Theoretical Analysis Reflection

     In Lareau’s text, she focuses on low/working and middle class families and the impact that their way of living has on the offspring.  She states that middle class families engage in concerted cultivation as opposed to the low/working class families who prefer natural growth for their children. Lareau believes that the children raised in the middle classes families gain more of advantage than the children in low/working class families, and I agree with Lareau.

            Chapter three is about a boy, Garret Tallinger, who is raised in a middle class family. Organized sports are a top priority for him and they shape Garret to be competitive, aggressive, and teach him how to work with a team. In addition to sports, his parents use a technique of answering questions with more questions to arrive at an answer. They also teach Garret how to interact with adults, making sure he gives eye contact when shaking the hand of an adult. The parents of Alexander Williams, who is also middle class, makes sure that he questions authority.

            In contrast, low/ working class families function differently. Lareau talks about Tyrec Taylor, who is allowed to do what he wants. Organized sports are not a priority for him. He is allowed to go outside and play in the streets all day long. He did participate in football, but he quit the next year and was not required to play any other sport. His mother made him do what she wanted him to do by giving commands instead of phrasing everything in a question like Garret’s mother to enables him to think. Also, Tyrec refers to all adults as “Miss” and “Mister” and is taught to respect all adults.

            The difference between the two does give the middle class child more of an advantage for handling the real world and higher performances in school. In Garret’s case, he will be able to question adults and engage in their conversations naturally, whereas Tyrec will feel uncomfortable being that he was taught to strictly respect adults. He may not want to question them. This is how I was taught when I was younger. My mother always told me to “stay in a child’s place” and “do not get involved in grown people’s conversation.” As a result, I was nervous when adults actually wanted me to engage in conversation with them. This was a disadvantage for me because I had to learn and become comfortable with engaging in conversation with my elders. Even today, I am nervous on interviews because they are usually with older men or women.
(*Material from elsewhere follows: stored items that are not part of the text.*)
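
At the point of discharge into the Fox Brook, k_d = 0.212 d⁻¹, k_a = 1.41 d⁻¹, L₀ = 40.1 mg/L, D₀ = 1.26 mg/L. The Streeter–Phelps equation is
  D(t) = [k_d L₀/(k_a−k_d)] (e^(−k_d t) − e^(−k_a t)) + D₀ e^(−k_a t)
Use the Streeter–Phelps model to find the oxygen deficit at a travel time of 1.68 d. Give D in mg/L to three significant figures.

D ≈ 4.42 mg/L

k_d L₀/(k_a−k_d) = 0.212×40.1/(1.41−0.212) = 8.501/1.198 = 7.096 mg/L.
e^(−k_d t) = e^(−0.212×1.680) = 0.7004; e^(−k_a t) = e^(−1.41×1.680) = 0.09359.
D = 7.096 × (0.7004 − 0.09359) + 1.26 × 0.09359 = 4.306 + 0.1179 = 4.424 mg/L.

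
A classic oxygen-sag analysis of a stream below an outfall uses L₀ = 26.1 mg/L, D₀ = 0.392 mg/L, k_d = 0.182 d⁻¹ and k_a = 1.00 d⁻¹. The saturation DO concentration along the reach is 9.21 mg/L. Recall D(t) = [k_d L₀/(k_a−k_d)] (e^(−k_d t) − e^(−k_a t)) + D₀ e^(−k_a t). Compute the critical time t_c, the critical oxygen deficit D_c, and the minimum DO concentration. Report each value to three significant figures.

t_c ≈ 2.00 d; D_c ≈ 3.30 mg/L; min DO ≈ 5.91 mg/L

At the critical point dD/dt = 0, so k_d L₀ e^(−k_d t) = k_a D. Substituting D(t) from the Streeter–Phelps equation and solving for t gives
t_c = ln[(k_a/k_d)(1 − D₀(k_a−k_d)/(k_d L₀))] / (k_a−k_d).
Here k_a−k_d = 0.8180 d⁻¹ and 1 − D₀(k_a−k_d)/(k_d L₀) = 1 − 0.392×0.8180/(0.182×26.1) = 0.9325, so
t_c = ln(5.495 × 0.9325) / 0.8180 = 1.634 / 0.8180 = 1.997 d.
D_c = (k_d/k_a) L₀ e^(−k_d t_c) = (0.182/1.00) × 26.1 × e^(−0.182×1.997) = 0.1820 × 26.1 × 0.6952 = 3.302 mg/L.
Minimum DO = C_s − D_c = 9.21 − 3.302 = 5.908 mg/L.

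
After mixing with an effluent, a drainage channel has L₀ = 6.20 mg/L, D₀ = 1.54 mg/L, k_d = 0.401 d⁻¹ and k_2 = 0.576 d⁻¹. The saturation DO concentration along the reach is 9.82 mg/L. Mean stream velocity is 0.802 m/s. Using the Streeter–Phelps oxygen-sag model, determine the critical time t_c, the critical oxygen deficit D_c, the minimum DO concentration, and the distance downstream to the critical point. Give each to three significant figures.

With k_2/k_d = 1.436 and 1 − D₀(k_2−k_d)/(k_d L₀) = 0.8916,
t_c = ln(1.436 × 0.8916) / (0.576 − 0.401) = ln(1.281) / 0.1750 = 0.2474/0.1750 = 1.414 d.
D_c = (k_d/k_2) L₀ e^(−k_d t_c) = (0.401/0.576) × 6.20 × e^(−0.401×1.414) = 0.6962 × 6.20 × 0.5673 = 2.449 mg/L.
Minimum DO = C_s − D_c = 9.82 − 2.449 = 7.371 mg/L.
x_c = v t_c = 0.802 m/s × 1.414 d × 86400 s/d = 97960 m ≈ 98.0 km.

t_c ≈ 1.41 d; D_c ≈ 2.45 mg/L; min DO ≈ 7.37 mg/L; x_c ≈ 98.0 km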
            I was raised being taught with a mixture concerted cultivation and natural growth . My mother really believed in organized sports; however, the activities did not run my day to day life because they were at fixed times on fixed dates. I was on a drill team since I was three years old, with an addition to other activities, such as dancing on a band and participating in clubs. I had some of the same outcomes as Garrett, like being competitive, a better leader, taught how to interact with children my age, deal with different personalities, and be more aggressive. It also taught me to not be a quitter.

            My mother gave did give demands, but she also made me figure things out on my own. For example, when it came to playing on the streets, she gave boundaries, like Tyrec’s mother and allowed to do what I wanted to do until it was time for me to go in the house, but I could not go outside if I had not completed all of my homework first. In other instances, when I complained about a grade on an assignment, she would suggest that I talk to my teacher to figure out why I received what I did before she went to ask.  This helped me out because whenever I am unclear with directions or assignments or anything in general, I am not afraid to ask for help. I feel llike students benefit more from suggestions or answering questions with questions instead of being demanded to do something because it gives them room to critically think and reflect o situations. It also helps with decision making, which is used a lot in the "real world."

            Overall, I believe that the ideas Lareau expresses are accurate. The things that children learn in their home will be reflected through their actions outside of home. Tyrec is taught to respect adults in his home, and when he goes out to school, he will respect them. Garret is taught to give eye contact and shake the hands of elder men, and he does so when he is in public and meets someone new.  These small things affect the future of children, and middle class children have a slight advantage over low/working class families.